Megalithic structure, Finned, Co. Sligo
Co. Sligo |
Megalithic Tombs
In a pasture field near Finned in County Sligo, a loose arc of ancient stones sits on a gentle east-facing slope, and nobody is quite sure what it is.
That uncertainty is itself what makes the site worth knowing about. Most megalithic remains, however fragmentary, can be slotted into a recognised category: a portal tomb, a stone circle, a cairn. This one resists all such tidiness.

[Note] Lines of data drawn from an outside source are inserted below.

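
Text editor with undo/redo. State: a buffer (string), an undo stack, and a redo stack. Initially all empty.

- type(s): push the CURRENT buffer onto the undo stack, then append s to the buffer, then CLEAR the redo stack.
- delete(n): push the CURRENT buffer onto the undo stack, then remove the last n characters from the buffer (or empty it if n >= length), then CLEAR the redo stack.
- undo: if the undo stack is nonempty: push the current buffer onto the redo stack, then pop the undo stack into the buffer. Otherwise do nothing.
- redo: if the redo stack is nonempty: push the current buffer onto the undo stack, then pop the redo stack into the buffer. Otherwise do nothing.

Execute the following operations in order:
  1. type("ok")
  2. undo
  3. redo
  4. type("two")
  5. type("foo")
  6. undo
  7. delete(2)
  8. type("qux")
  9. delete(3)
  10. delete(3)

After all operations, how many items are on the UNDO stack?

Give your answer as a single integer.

Answer: 6

Derivation:
After op 1 (type): buf='ok' undo_depth=1 redo_depth=0
After op 2 (undo): buf='(empty)' undo_depth=0 redo_depth=1
After op 3 (redo): buf='ok' undo_depth=1 redo_depth=0
After op 4 (type): buf='oktwo' undo_depth=2 redo_depth=0
After op 5 (type): buf='oktwofoo' undo_depth=3 redo_depth=0
After op 6 (undo): buf='oktwo' undo_depth=2 redo_depth=1
After op 7 (delete): buf='okt' undo_depth=3 redo_depth=0
After op 8 (type): buf='oktqux' undo_depth=4 redo_depth=0
After op 9 (delete): buf='okt' undo_depth=5 redo_depth=0
After op 10 (delete): buf='(empty)' undo_depth=6 redo_depth=0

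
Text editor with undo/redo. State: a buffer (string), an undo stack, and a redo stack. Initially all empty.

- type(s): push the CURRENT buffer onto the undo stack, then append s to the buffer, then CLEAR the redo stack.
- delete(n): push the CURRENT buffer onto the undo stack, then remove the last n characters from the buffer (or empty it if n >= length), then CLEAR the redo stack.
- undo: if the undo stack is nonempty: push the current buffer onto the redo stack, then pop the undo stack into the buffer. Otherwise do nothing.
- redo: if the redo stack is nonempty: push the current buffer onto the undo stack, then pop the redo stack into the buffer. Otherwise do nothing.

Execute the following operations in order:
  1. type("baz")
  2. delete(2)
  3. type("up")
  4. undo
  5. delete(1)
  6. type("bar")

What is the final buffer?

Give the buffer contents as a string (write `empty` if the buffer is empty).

After op 1 (type): buf='baz' undo_depth=1 redo_depth=0
After op 2 (delete): buf='b' undo_depth=2 redo_depth=0
After op 3 (type): buf='bup' undo_depth=3 redo_depth=0
After op 4 (undo): buf='b' undo_depth=2 redo_depth=1
After op 5 (delete): buf='(empty)' undo_depth=3 redo_depth=0
After op 6 (type): buf='bar' undo_depth=4 redo_depth=0

Answer: bar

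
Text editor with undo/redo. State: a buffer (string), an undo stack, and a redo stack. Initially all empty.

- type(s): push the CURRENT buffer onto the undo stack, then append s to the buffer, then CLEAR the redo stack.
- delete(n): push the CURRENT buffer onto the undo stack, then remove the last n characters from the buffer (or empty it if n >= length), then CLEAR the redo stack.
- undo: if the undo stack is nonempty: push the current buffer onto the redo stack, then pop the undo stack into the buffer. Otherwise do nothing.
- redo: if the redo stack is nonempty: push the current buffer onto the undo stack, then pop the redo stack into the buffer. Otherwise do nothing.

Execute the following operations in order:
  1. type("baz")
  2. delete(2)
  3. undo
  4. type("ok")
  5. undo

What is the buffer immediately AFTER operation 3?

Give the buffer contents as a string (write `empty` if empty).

After op 1 (type): buf='baz' undo_depth=1 redo_depth=0
After op 2 (delete): buf='b' undo_depth=2 redo_depth=0
After op 3 (undo): buf='baz' undo_depth=1 redo_depth=1

Answer: baz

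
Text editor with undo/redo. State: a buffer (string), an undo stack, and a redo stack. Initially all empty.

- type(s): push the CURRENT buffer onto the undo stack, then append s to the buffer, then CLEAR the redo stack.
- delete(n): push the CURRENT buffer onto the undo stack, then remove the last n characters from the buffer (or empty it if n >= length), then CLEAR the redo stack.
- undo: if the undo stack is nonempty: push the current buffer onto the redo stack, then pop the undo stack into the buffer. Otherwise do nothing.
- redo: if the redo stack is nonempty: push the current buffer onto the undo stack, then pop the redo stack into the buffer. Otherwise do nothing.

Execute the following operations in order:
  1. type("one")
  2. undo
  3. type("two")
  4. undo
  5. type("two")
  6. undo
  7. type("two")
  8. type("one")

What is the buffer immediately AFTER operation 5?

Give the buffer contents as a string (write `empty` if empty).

Answer: two

Derivation:
After op 1 (type): buf='one' undo_depth=1 redo_depth=0
After op 2 (undo): buf='(empty)' undo_depth=0 redo_depth=1
After op 3 (type): buf='two' undo_depth=1 redo_depth=0
After op 4 (undo): buf='(empty)' undo_depth=0 redo_depth=1
After op 5 (type): buf='two' undo_depth=1 redo_depth=0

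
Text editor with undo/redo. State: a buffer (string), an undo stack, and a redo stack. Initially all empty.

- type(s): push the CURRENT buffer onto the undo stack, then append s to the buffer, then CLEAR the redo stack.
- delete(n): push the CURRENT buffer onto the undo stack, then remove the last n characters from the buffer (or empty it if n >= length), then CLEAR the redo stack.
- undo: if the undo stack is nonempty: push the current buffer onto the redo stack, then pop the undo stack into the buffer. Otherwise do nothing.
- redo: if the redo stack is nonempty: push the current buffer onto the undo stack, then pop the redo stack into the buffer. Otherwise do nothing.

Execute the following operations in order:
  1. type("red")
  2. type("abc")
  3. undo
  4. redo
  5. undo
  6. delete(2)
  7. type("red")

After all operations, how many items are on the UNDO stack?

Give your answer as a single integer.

After op 1 (type): buf='red' undo_depth=1 redo_depth=0
After op 2 (type): buf='redabc' undo_depth=2 redo_depth=0
After op 3 (undo): buf='red' undo_depth=1 redo_depth=1
After op 4 (redo): buf='redabc' undo_depth=2 redo_depth=0
After op 5 (undo): buf='red' undo_depth=1 redo_depth=1
After op 6 (delete): buf='r' undo_depth=2 redo_depth=0
After op 7 (type): buf='rred' undo_depth=3 redo_depth=0

Answer: 3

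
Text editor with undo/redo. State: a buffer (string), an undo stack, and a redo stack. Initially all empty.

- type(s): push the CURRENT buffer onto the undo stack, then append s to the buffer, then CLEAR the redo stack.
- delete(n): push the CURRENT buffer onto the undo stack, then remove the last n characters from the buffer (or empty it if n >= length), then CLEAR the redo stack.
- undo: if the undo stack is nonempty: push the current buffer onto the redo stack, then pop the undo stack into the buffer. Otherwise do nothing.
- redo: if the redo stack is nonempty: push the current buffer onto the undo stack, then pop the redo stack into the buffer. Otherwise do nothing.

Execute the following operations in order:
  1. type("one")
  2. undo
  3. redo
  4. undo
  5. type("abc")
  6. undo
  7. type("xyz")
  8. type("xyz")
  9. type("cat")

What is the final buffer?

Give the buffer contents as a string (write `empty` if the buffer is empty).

After op 1 (type): buf='one' undo_depth=1 redo_depth=0
After op 2 (undo): buf='(empty)' undo_depth=0 redo_depth=1
After op 3 (redo): buf='one' undo_depth=1 redo_depth=0
After op 4 (undo): buf='(empty)' undo_depth=0 redo_depth=1
After op 5 (type): buf='abc' undo_depth=1 redo_depth=0
After op 6 (undo): buf='(empty)' undo_depth=0 redo_depth=1
After op 7 (type): buf='xyz' undo_depth=1 redo_depth=0
After op 8 (type): buf='xyzxyz' undo_depth=2 redo_depth=0
After op 9 (type): buf='xyzxyzcat' undo_depth=3 redo_depth=0

Answer: xyzxyzcat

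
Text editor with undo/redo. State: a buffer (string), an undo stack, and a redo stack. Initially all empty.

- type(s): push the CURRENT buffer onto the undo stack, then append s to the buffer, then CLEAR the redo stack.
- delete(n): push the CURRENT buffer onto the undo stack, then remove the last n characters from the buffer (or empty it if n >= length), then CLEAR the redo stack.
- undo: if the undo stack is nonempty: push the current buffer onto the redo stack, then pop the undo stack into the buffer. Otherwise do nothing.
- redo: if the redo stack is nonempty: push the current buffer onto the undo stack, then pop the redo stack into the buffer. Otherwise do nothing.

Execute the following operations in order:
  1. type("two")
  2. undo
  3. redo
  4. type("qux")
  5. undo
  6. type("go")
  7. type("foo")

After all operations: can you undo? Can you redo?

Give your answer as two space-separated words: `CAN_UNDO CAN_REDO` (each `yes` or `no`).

After op 1 (type): buf='two' undo_depth=1 redo_depth=0
After op 2 (undo): buf='(empty)' undo_depth=0 redo_depth=1
After op 3 (redo): buf='two' undo_depth=1 redo_depth=0
After op 4 (type): buf='twoqux' undo_depth=2 redo_depth=0
After op 5 (undo): buf='two' undo_depth=1 redo_depth=1
After op 6 (type): buf='twogo' undo_depth=2 redo_depth=0
After op 7 (type): buf='twogofoo' undo_depth=3 redo_depth=0

Answer: yes no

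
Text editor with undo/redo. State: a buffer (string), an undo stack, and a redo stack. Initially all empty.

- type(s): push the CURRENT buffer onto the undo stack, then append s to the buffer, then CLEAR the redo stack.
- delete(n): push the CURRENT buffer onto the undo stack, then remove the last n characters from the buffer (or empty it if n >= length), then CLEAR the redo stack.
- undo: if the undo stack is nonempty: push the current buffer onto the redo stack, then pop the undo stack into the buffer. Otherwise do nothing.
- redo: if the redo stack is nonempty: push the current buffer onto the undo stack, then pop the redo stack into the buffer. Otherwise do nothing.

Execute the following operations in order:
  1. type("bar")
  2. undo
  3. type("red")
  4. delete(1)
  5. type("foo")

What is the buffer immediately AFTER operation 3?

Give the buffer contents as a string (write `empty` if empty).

Answer: red

Derivation:
After op 1 (type): buf='bar' undo_depth=1 redo_depth=0
After op 2 (undo): buf='(empty)' undo_depth=0 redo_depth=1
After op 3 (type): buf='red' undo_depth=1 redo_depth=0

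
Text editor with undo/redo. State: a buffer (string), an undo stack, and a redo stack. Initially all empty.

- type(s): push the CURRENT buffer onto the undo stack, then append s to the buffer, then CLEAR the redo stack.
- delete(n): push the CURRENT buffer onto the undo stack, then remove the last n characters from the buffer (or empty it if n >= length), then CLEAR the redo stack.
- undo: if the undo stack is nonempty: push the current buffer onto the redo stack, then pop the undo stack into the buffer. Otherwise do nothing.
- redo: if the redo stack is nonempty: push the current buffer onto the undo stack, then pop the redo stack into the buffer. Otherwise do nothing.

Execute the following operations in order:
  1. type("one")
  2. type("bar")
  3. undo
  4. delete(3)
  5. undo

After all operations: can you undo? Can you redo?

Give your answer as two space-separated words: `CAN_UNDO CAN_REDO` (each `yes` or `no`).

Answer: yes yes

Derivation:
After op 1 (type): buf='one' undo_depth=1 redo_depth=0
After op 2 (type): buf='onebar' undo_depth=2 redo_depth=0
After op 3 (undo): buf='one' undo_depth=1 redo_depth=1
After op 4 (delete): buf='(empty)' undo_depth=2 redo_depth=0
After op 5 (undo): buf='one' undo_depth=1 redo_depth=1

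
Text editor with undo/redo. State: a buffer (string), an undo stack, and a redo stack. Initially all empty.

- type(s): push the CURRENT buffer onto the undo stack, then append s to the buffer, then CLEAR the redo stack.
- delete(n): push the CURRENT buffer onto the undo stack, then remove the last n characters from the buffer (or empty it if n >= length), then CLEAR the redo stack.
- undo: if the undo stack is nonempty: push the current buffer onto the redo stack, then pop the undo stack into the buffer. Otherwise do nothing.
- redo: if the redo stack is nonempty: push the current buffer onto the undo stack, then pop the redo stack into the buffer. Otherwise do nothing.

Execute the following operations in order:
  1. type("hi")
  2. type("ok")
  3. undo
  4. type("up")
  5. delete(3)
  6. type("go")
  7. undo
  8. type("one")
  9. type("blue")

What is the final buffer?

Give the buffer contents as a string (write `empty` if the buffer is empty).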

What survives is a roughly semi-circular arrangement of seven upright stones, spanning about 4.8 metres in diameter, with a further seven stones lying scattered across the ground nearby, almost certainly fallen uprights from the same structure. If those displaced stones once stood in place, the original setting would have formed something closer to a complete ring or enclosure. The northern half of the structure has been removed entirely, whether by farming, stone robbing, or some earlier disturbance, and with it any chance of identifying an entrance or determining how the monument was originally oriented. What makes the site stranger still is the material from which it was built. Every stone used in its construction is of conglomerate, a sedimentary rock formed from compressed gravel and pebble fragments, while the limestone that dominates the surrounding landscape was apparently passed over entirely. Whoever built this went out of their way to source a different stone, though why remains unknown. Without a clearer sense of the structure's original form, it is not possible to say with confidence whether this was a ceremonial enclosure, the kerb of a burial monument, or something else altogether. It sits in its field, half gone, made of the wrong stone, pointing nowhere in particular.